Fondamenti di informatica
Introduzione
L’informatica NON è:
- Lo studio del calcolatore, il quale risulta essere solamente uno strumento. Sono molti infatti gli oggetti in grado di elaborare dati e informazioni, e allo stesso tempo ci sono settori dell’informatica che non utilizzano alcun tipo di calcolatore, come l’informatica teorica.
- Lo studio di un linguaggio di programmazione, è solo uno strumento per descrivere soluzioni algoritmiche a problemi, è quindi solo un mezzo e non un fine. Esistono diversi linguaggi e diverse classi di linguaggi:
- Logici (Prolog), si scrivono solamente i vincoli del problema e si procede attraverso la logica.
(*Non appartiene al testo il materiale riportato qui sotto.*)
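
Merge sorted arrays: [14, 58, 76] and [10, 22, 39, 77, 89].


Take 10 from B
Take 14 from A
Take 22 from B
Take 39 from B
Take 58 from A
Take 76 from A

Merged: [10, 14, 22, 39, 58, 76, 77, 89]


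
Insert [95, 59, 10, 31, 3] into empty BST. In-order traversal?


Insert 95: root
Insert 59: L from 95
Insert 10: L from 95 -> L from 59
Insert 31: L from 95 -> L from 59 -> R from 10
Insert 3: L from 95 -> L from 59 -> L from 10

In-order: [3, 10, 31, 59, 95]


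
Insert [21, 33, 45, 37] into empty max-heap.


Insert 21: [21]
Insert 33: [33, 21]
Insert 45: [45, 21, 33]
Insert 37: [45, 37, 33, 21]

Final heap: [45, 37, 33, 21]


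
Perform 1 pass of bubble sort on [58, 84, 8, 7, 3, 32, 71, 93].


Initial: [58, 84, 8, 7, 3, 32, 71, 93]
Pass 1: [58, 8, 7, 3, 32, 71, 84, 93] (5 swaps)

After 1 pass: [58, 8, 7, 3, 32, 71, 84, 93]


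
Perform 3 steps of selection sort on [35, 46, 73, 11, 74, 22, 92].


Initial: [35, 46, 73, 11, 74, 22, 92]
Step 1: min=11 at 3
  Swap: [11, 46, 73, 35, 74, 22, 92]
Step 2: min=22 at 5
  Swap: [11, 22, 73, 35, 74, 46, 92]
Step 3: min=35 at 3
  Swap: [11, 22, 35, 73, 74, 46, 92]

After 3 steps: [11, 22, 35, 73, 74, 46, 92]


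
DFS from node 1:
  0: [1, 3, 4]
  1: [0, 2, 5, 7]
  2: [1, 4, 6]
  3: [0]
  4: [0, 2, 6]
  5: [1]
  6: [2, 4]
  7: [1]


Visit 1, push [7, 5, 2, 0]
Visit 0, push [4, 3]
Visit 3, push []
Visit 4, push [6, 2]
Visit 2, push [6]
Visit 6, push []
Visit 5, push []
Visit 7, push []

DFS order: [1, 0, 3, 4, 2, 6, 5, 7]


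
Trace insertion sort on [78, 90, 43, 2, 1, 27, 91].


Initial: [78, 90, 43, 2, 1, 27, 91]
Insert 90: [78, 90, 43, 2, 1, 27, 91]
Insert 43: [43, 78, 90, 2, 1, 27, 91]
Insert 2: [2, 43, 78, 90, 1, 27, 91]
Insert 1: [1, 2, 43, 78, 90, 27, 91]
Insert 27: [1, 2, 27, 43, 78, 90, 91]
Insert 91: [1, 2, 27, 43, 78, 90, 91]

Sorted: [1, 2, 27, 43, 78, 90, 91]


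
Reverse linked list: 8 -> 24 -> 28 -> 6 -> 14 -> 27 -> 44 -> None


Step 1: curr=8, set curr.next=prev(None) | reversed so far: 8
Step 2: curr=24, set curr.next=prev(8) | reversed so far: 24 -> 8
Step 3: curr=28, set curr.next=prev(24) | reversed so far: 28 -> 24 -> 8
Step 4: curr=6, set curr.next=prev(28) | reversed so far: 6 -> 28 -> 24 -> 8
Step 5: curr=14, set curr.next=prev(6) | reversed so far: 14 -> 6 -> 28 -> 24 -> 8
Step 6: curr=27, set curr.next=prev(14) | reversed so far: 27 -> 14 -> 6 -> 28 -> 24 -> 8
Step 7: curr=44, set curr.next=prev(27) | reversed so far: 44 -> 27 -> 14 -> 6 -> 28 -> 24 -> 8

44 -> 27 -> 14 -> 6 -> 28 -> 24 -> 8 -> None


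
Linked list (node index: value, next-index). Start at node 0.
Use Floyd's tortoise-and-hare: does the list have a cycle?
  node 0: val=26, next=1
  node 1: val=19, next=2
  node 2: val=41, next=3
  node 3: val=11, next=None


Floyd's tortoise (slow, +1) and hare (fast, +2):
  init: slow=0, fast=0
  step 1: slow=1, fast=2
  step 2: fast 2->3->None, no cycle

Cycle: no


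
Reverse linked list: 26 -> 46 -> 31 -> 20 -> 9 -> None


Step 1: curr=26, set curr.next=prev(None) | reversed so far: 26
Step 2: curr=46, set curr.next=prev(26) | reversed so far: 46 -> 26
Step 3: curr=31, set curr.next=prev(46) | reversed so far: 31 -> 46 -> 26
Step 4: curr=20, set curr.next=prev(31) | reversed so far: 20 -> 31 -> 46 -> 26
Step 5: curr=9, set curr.next=prev(20) | reversed so far: 9 -> 20 -> 31 -> 46 -> 26

9 -> 20 -> 31 -> 46 -> 26 -> None


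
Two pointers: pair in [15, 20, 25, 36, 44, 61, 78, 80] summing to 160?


lo=0(15)+hi=7(80)=95
lo=1(20)+hi=7(80)=100
lo=2(25)+hi=7(80)=105
lo=3(36)+hi=7(80)=116
lo=4(44)+hi=7(80)=124
lo=5(61)+hi=7(80)=141
lo=6(78)+hi=7(80)=158

No pair found


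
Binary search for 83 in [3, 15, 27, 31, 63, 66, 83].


Step 1: lo=0, hi=6, mid=3, val=31
Step 2: lo=4, hi=6, mid=5, val=66
Step 3: lo=6, hi=6, mid=6, val=83

Found at index 6


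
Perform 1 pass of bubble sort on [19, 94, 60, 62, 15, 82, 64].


Initial: [19, 94, 60, 62, 15, 82, 64]
Pass 1: [19, 60, 62, 15, 82, 64, 94] (5 swaps)

After 1 pass: [19, 60, 62, 15, 82, 64, 94]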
- Imperativi (Pascal), dicono al calcolatore passo passo le azioni da compiere.
- Ad oggetti (Java, C++), si descrivono degli oggetti e si fanno interagire tra di loro.
- Funzionali (Lisp), qualunque calcolo viene visto come una funzione.
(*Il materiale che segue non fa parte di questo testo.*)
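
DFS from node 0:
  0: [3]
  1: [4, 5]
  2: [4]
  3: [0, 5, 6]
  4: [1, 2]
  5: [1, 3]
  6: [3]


Visit 0, push [3]
Visit 3, push [6, 5]
Visit 5, push [1]
Visit 1, push [4]
Visit 4, push [2]
Visit 2, push []
Visit 6, push []

DFS order: [0, 3, 5, 1, 4, 2, 6]


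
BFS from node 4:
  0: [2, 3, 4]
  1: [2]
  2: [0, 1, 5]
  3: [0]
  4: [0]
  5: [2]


Visit 4, enqueue [0]
Visit 0, enqueue [2, 3]
Visit 2, enqueue [1, 5]
Visit 3, enqueue []
Visit 1, enqueue []
Visit 5, enqueue []

BFS order: [4, 0, 2, 3, 1, 5]


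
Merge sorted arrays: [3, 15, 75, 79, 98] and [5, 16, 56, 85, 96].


Take 3 from A
Take 5 from B
Take 15 from A
Take 16 from B
Take 56 from B
Take 75 from A
Take 79 from A
Take 85 from B
Take 96 from B

Merged: [3, 5, 15, 16, 56, 75, 79, 85, 96, 98]


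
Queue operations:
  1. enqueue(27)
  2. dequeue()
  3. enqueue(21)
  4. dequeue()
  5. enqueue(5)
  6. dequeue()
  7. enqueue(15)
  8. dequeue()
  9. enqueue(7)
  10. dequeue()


enqueue(27) -> [27]
dequeue()->27, []
enqueue(21) -> [21]
dequeue()->21, []
enqueue(5) -> [5]
dequeue()->5, []
enqueue(15) -> [15]
dequeue()->15, []
enqueue(7) -> [7]
dequeue()->7, []

Final queue: []


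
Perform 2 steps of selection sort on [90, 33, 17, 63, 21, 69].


Initial: [90, 33, 17, 63, 21, 69]
Step 1: min=17 at 2
  Swap: [17, 33, 90, 63, 21, 69]
Step 2: min=21 at 4
  Swap: [17, 21, 90, 63, 33, 69]

After 2 steps: [17, 21, 90, 63, 33, 69]


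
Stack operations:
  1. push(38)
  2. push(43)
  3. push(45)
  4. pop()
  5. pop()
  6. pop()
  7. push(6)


push(38) -> [38]
push(43) -> [38, 43]
push(45) -> [38, 43, 45]
pop()->45, [38, 43]
pop()->43, [38]
pop()->38, []
push(6) -> [6]

Final stack: [6]


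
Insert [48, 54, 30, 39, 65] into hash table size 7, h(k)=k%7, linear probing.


Insert 48: h=6 -> slot 6
Insert 54: h=5 -> slot 5
Insert 30: h=2 -> slot 2
Insert 39: h=4 -> slot 4
Insert 65: h=2, 1 probes -> slot 3

Table: [None, None, 30, 65, 39, 54, 48]


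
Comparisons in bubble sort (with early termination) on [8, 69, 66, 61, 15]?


Algorithm: bubble sort (with early termination)
Input: [8, 69, 66, 61, 15]
Sorted: [8, 15, 61, 66, 69]

10


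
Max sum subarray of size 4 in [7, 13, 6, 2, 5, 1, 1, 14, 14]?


[0:4]: 28
[1:5]: 26
[2:6]: 14
[3:7]: 9
[4:8]: 21
[5:9]: 30

Max: 30 at [5:9]


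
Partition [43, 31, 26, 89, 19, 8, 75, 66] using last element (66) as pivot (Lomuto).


Pivot: 66
  43 <= 66: advance i (no swap)
  31 <= 66: advance i (no swap)
  26 <= 66: advance i (no swap)
  19 <= 66: swap -> [43, 31, 26, 19, 89, 8, 75, 66]
  8 <= 66: swap -> [43, 31, 26, 19, 8, 89, 75, 66]
Place pivot at 5: [43, 31, 26, 19, 8, 66, 75, 89]

Partitioned: [43, 31, 26, 19, 8, 66, 75, 89]


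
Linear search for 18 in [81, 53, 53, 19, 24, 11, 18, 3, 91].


i=0: 81!=18
i=1: 53!=18
i=2: 53!=18
i=3: 19!=18
i=4: 24!=18
i=5: 11!=18
i=6: 18==18 found!

Found at 6, 7 comps


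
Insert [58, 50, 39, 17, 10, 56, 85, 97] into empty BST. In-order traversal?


Insert 58: root
Insert 50: L from 58
Insert 39: L from 58 -> L from 50
Insert 17: L from 58 -> L from 50 -> L from 39
Insert 10: L from 58 -> L from 50 -> L from 39 -> L from 17
Insert 56: L from 58 -> R from 50
Insert 85: R from 58
Insert 97: R from 58 -> R from 85

In-order: [10, 17, 39, 50, 56, 58, 85, 97]


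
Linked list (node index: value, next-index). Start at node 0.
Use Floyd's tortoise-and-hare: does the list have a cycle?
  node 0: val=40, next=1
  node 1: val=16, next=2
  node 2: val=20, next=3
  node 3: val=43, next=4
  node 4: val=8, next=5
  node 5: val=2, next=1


Floyd's tortoise (slow, +1) and hare (fast, +2):
  init: slow=0, fast=0
  step 1: slow=1, fast=2
  step 2: slow=2, fast=4
  step 3: slow=3, fast=1
  step 4: slow=4, fast=3
  step 5: slow=5, fast=5
  slow == fast at node 5: cycle detected

Cycle: yes


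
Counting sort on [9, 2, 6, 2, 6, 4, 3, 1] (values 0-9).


Input: [9, 2, 6, 2, 6, 4, 3, 1]
Counts: [0, 1, 2, 1, 1, 0, 2, 0, 0, 1]

Sorted: [1, 2, 2, 3, 4, 6, 6, 9]


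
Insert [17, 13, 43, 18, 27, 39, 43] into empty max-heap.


Insert 17: [17]
Insert 13: [17, 13]
Insert 43: [43, 13, 17]
Insert 18: [43, 18, 17, 13]
Insert 27: [43, 27, 17, 13, 18]
Insert 39: [43, 27, 39, 13, 18, 17]
Insert 43: [43, 27, 43, 13, 18, 17, 39]

Final heap: [43, 27, 43, 13, 18, 17, 39]


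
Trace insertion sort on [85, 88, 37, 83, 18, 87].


Initial: [85, 88, 37, 83, 18, 87]
Insert 88: [85, 88, 37, 83, 18, 87]
Insert 37: [37, 85, 88, 83, 18, 87]
Insert 83: [37, 83, 85, 88, 18, 87]
Insert 18: [18, 37, 83, 85, 88, 87]
Insert 87: [18, 37, 83, 85, 87, 88]

Sorted: [18, 37, 83, 85, 87, 88]


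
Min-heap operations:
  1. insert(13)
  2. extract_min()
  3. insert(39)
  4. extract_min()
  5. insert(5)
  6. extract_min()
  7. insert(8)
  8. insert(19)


insert(13) -> [13]
extract_min()->13, []
insert(39) -> [39]
extract_min()->39, []
insert(5) -> [5]
extract_min()->5, []
insert(8) -> [8]
insert(19) -> [8, 19]

Final heap: [8, 19]


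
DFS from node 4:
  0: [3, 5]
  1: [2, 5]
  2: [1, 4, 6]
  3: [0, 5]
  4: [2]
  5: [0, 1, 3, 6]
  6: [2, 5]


Visit 4, push [2]
Visit 2, push [6, 1]
Visit 1, push [5]
Visit 5, push [6, 3, 0]
Visit 0, push [3]
Visit 3, push []
Visit 6, push []

DFS order: [4, 2, 1, 5, 0, 3, 6]


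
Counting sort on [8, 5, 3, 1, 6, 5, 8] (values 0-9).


Input: [8, 5, 3, 1, 6, 5, 8]
Counts: [0, 1, 0, 1, 0, 2, 1, 0, 2, 0]

Sorted: [1, 3, 5, 5, 6, 8, 8]


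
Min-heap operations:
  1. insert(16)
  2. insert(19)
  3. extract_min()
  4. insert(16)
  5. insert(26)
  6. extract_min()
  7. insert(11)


insert(16) -> [16]
insert(19) -> [16, 19]
extract_min()->16, [19]
insert(16) -> [16, 19]
insert(26) -> [16, 19, 26]
extract_min()->16, [19, 26]
insert(11) -> [11, 26, 19]

Final heap: [11, 26, 19]


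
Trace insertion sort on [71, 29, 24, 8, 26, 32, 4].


Initial: [71, 29, 24, 8, 26, 32, 4]
Insert 29: [29, 71, 24, 8, 26, 32, 4]
Insert 24: [24, 29, 71, 8, 26, 32, 4]
Insert 8: [8, 24, 29, 71, 26, 32, 4]
Insert 26: [8, 24, 26, 29, 71, 32, 4]
Insert 32: [8, 24, 26, 29, 32, 71, 4]
Insert 4: [4, 8, 24, 26, 29, 32, 71]

Sorted: [4, 8, 24, 26, 29, 32, 71]


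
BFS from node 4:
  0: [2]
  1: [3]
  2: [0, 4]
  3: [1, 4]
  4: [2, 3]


Visit 4, enqueue [2, 3]
Visit 2, enqueue [0]
Visit 3, enqueue [1]
Visit 0, enqueue []
Visit 1, enqueue []

BFS order: [4, 2, 3, 0, 1]


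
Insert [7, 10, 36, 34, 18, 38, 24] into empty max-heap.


Insert 7: [7]
Insert 10: [10, 7]
Insert 36: [36, 7, 10]
Insert 34: [36, 34, 10, 7]
Insert 18: [36, 34, 10, 7, 18]
Insert 38: [38, 34, 36, 7, 18, 10]
Insert 24: [38, 34, 36, 7, 18, 10, 24]

Final heap: [38, 34, 36, 7, 18, 10, 24]


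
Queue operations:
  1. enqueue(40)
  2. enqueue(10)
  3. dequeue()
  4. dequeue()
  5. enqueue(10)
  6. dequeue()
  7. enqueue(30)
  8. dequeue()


enqueue(40) -> [40]
enqueue(10) -> [40, 10]
dequeue()->40, [10]
dequeue()->10, []
enqueue(10) -> [10]
dequeue()->10, []
enqueue(30) -> [30]
dequeue()->30, []

Final queue: []


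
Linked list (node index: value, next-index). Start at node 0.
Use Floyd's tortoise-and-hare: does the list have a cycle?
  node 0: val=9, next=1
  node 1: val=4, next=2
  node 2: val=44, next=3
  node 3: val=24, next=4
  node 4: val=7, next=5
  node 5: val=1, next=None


Floyd's tortoise (slow, +1) and hare (fast, +2):
  init: slow=0, fast=0
  step 1: slow=1, fast=2
  step 2: slow=2, fast=4
  step 3: fast 4->5->None, no cycle

Cycle: no


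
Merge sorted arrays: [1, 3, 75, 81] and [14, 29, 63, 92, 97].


Take 1 from A
Take 3 from A
Take 14 from B
Take 29 from B
Take 63 from B
Take 75 from A
Take 81 from A

Merged: [1, 3, 14, 29, 63, 75, 81, 92, 97]


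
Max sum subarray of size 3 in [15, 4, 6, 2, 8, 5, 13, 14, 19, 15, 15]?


[0:3]: 25
[1:4]: 12
[2:5]: 16
[3:6]: 15
[4:7]: 26
[5:8]: 32
[6:9]: 46
[7:10]: 48
[8:11]: 49

Max: 49 at [8:11]


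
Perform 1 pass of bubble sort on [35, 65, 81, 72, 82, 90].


Initial: [35, 65, 81, 72, 82, 90]
Pass 1: [35, 65, 72, 81, 82, 90] (1 swaps)

After 1 pass: [35, 65, 72, 81, 82, 90]


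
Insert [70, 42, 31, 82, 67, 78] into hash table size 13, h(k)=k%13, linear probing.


Insert 70: h=5 -> slot 5
Insert 42: h=3 -> slot 3
Insert 31: h=5, 1 probes -> slot 6
Insert 82: h=4 -> slot 4
Insert 67: h=2 -> slot 2
Insert 78: h=0 -> slot 0

Table: [78, None, 67, 42, 82, 70, 31, None, None, None, None, None, None]


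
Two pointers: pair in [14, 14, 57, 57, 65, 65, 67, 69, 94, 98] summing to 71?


lo=0(14)+hi=9(98)=112
lo=0(14)+hi=8(94)=108
lo=0(14)+hi=7(69)=83
lo=0(14)+hi=6(67)=81
lo=0(14)+hi=5(65)=79
lo=0(14)+hi=4(65)=79
lo=0(14)+hi=3(57)=71

Yes: 14+57=71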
Python può funzionare come tutti questi linguaggi.
- Lo studio delle applicazioni, le applicazioni sono utilizzate dagli specifica, utenti finali mentre gli informatici si occupano della progettazione, realizzazione validazione della della e della delle applicazioni.
L’informatica è.
Un approccio tradizionale parte dalla definizione di algoritmo: una procedura per risolvere un problema in un numero finito di passi e definisce l’informatica come:
- Lo studio degli algoritmi, che comprende:
- Le loro proprietà formali e matematiche.
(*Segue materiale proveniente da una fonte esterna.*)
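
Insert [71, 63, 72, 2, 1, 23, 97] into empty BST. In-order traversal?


Insert 71: root
Insert 63: L from 71
Insert 72: R from 71
Insert 2: L from 71 -> L from 63
Insert 1: L from 71 -> L from 63 -> L from 2
Insert 23: L from 71 -> L from 63 -> R from 2
Insert 97: R from 71 -> R from 72

In-order: [1, 2, 23, 63, 71, 72, 97]


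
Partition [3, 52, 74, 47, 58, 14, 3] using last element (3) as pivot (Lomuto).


Pivot: 3
  3 <= 3: advance i (no swap)
Place pivot at 1: [3, 3, 74, 47, 58, 14, 52]

Partitioned: [3, 3, 74, 47, 58, 14, 52]


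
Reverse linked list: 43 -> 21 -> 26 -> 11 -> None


Step 1: curr=43, set curr.next=prev(None) | reversed so far: 43
Step 2: curr=21, set curr.next=prev(43) | reversed so far: 21 -> 43
Step 3: curr=26, set curr.next=prev(21) | reversed so far: 26 -> 21 -> 43
Step 4: curr=11, set curr.next=prev(26) | reversed so far: 11 -> 26 -> 21 -> 43

11 -> 26 -> 21 -> 43 -> None


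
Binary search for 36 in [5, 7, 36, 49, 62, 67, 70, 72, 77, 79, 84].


Step 1: lo=0, hi=10, mid=5, val=67
Step 2: lo=0, hi=4, mid=2, val=36

Found at index 2


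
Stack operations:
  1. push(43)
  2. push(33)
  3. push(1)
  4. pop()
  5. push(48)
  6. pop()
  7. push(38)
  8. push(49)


push(43) -> [43]
push(33) -> [43, 33]
push(1) -> [43, 33, 1]
pop()->1, [43, 33]
push(48) -> [43, 33, 48]
pop()->48, [43, 33]
push(38) -> [43, 33, 38]
push(49) -> [43, 33, 38, 49]

Final stack: [43, 33, 38, 49]


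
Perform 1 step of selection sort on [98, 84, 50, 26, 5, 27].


Initial: [98, 84, 50, 26, 5, 27]
Step 1: min=5 at 4
  Swap: [5, 84, 50, 26, 98, 27]

After 1 step: [5, 84, 50, 26, 98, 27]


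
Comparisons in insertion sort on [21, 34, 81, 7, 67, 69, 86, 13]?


Algorithm: insertion sort
Input: [21, 34, 81, 7, 67, 69, 86, 13]
Sorted: [7, 13, 21, 34, 67, 69, 81, 86]

17


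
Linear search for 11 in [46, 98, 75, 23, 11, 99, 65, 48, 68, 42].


i=0: 46!=11
i=1: 98!=11
i=2: 75!=11
i=3: 23!=11
i=4: 11==11 found!

Found at 4, 5 comps


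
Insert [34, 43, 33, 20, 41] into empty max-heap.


Insert 34: [34]
Insert 43: [43, 34]
Insert 33: [43, 34, 33]
Insert 20: [43, 34, 33, 20]
Insert 41: [43, 41, 33, 20, 34]

Final heap: [43, 41, 33, 20, 34]


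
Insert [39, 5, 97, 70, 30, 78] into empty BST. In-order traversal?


Insert 39: root
Insert 5: L from 39
Insert 97: R from 39
Insert 70: R from 39 -> L from 97
Insert 30: L from 39 -> R from 5
Insert 78: R from 39 -> L from 97 -> R from 70

In-order: [5, 30, 39, 70, 78, 97]


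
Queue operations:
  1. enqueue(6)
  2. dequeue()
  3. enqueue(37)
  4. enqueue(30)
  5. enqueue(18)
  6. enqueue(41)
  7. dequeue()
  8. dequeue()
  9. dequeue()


enqueue(6) -> [6]
dequeue()->6, []
enqueue(37) -> [37]
enqueue(30) -> [37, 30]
enqueue(18) -> [37, 30, 18]
enqueue(41) -> [37, 30, 18, 41]
dequeue()->37, [30, 18, 41]
dequeue()->30, [18, 41]
dequeue()->18, [41]

Final queue: [41]


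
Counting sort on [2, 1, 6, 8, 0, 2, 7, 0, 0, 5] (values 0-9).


Input: [2, 1, 6, 8, 0, 2, 7, 0, 0, 5]
Counts: [3, 1, 2, 0, 0, 1, 1, 1, 1, 0]

Sorted: [0, 0, 0, 1, 2, 2, 5, 6, 7, 8]


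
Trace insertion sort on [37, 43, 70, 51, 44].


Initial: [37, 43, 70, 51, 44]
Insert 43: [37, 43, 70, 51, 44]
Insert 70: [37, 43, 70, 51, 44]
Insert 51: [37, 43, 51, 70, 44]
Insert 44: [37, 43, 44, 51, 70]

Sorted: [37, 43, 44, 51, 70]


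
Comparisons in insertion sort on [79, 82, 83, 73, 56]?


Algorithm: insertion sort
Input: [79, 82, 83, 73, 56]
Sorted: [56, 73, 79, 82, 83]

9


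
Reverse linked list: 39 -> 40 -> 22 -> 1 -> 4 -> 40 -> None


Step 1: curr=39, set curr.next=prev(None) | reversed so far: 39
Step 2: curr=40, set curr.next=prev(39) | reversed so far: 40 -> 39
Step 3: curr=22, set curr.next=prev(40) | reversed so far: 22 -> 40 -> 39
Step 4: curr=1, set curr.next=prev(22) | reversed so far: 1 -> 22 -> 40 -> 39
Step 5: curr=4, set curr.next=prev(1) | reversed so far: 4 -> 1 -> 22 -> 40 -> 39
Step 6: curr=40, set curr.next=prev(4) | reversed so far: 40 -> 4 -> 1 -> 22 -> 40 -> 39

40 -> 4 -> 1 -> 22 -> 40 -> 39 -> None


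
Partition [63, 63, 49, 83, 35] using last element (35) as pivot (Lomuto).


Pivot: 35
Place pivot at 0: [35, 63, 49, 83, 63]

Partitioned: [35, 63, 49, 83, 63]


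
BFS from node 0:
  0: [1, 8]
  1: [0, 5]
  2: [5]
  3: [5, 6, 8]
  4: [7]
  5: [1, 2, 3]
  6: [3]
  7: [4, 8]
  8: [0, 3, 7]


Visit 0, enqueue [1, 8]
Visit 1, enqueue [5]
Visit 8, enqueue [3, 7]
Visit 5, enqueue [2]
Visit 3, enqueue [6]
Visit 7, enqueue [4]
Visit 2, enqueue []
Visit 6, enqueue []
Visit 4, enqueue []

BFS order: [0, 1, 8, 5, 3, 7, 2, 6, 4]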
- Le loro realizzazioni hardware.
- Le loro realizzazioni software.
- Le loro applicazioni.
- Lo studio sistematico degli algoritmi che descrivono e trasformano l’informazione: la loro teoria, analisi, progetto, efficienza, realizzazione, e applicazione.
- La scienza della rappresentazione e dell’elaborazione dell’informazione.
Il termine informatica deriva dalla contrazione del termine informazione automatica:
(Trattamento) (automatico) (dell’informazione)
Trattamento: rappresentazione, conservazione, elaborazione.
Automatico: deleghiamo uno strumento.
Informazione: relazione tra dati.
Problemi, istanze e algoritmi
L’informatica si occupa quindi principalmente di risolvere problemi: un problema è una classe di domande omogenee a cui dare una risposta mediante una procedura ben definita.
Ogni singola domanda si chiama istanza del problema.
Ogni istanza è caratterizzata da:
- Un insieme di dati di partenza (es. {12, 13}), l’input.
- Un risultato cercato (es. 156), l’output.
La soluzione di un problema è definita da una procedura che, a partire da qualsiasi insieme di dati di partenza, produce un risultato.
In particolare, la soluzione è un algoritmo, di cui diamo una definizione più dettagliata:
Alla base dell’informatica c’è il concetto di algoritmo:
Un algoritmo è una sequenza finita di passi elementari che dai dati di partenza produce un risultato per ogni istanza di un problema.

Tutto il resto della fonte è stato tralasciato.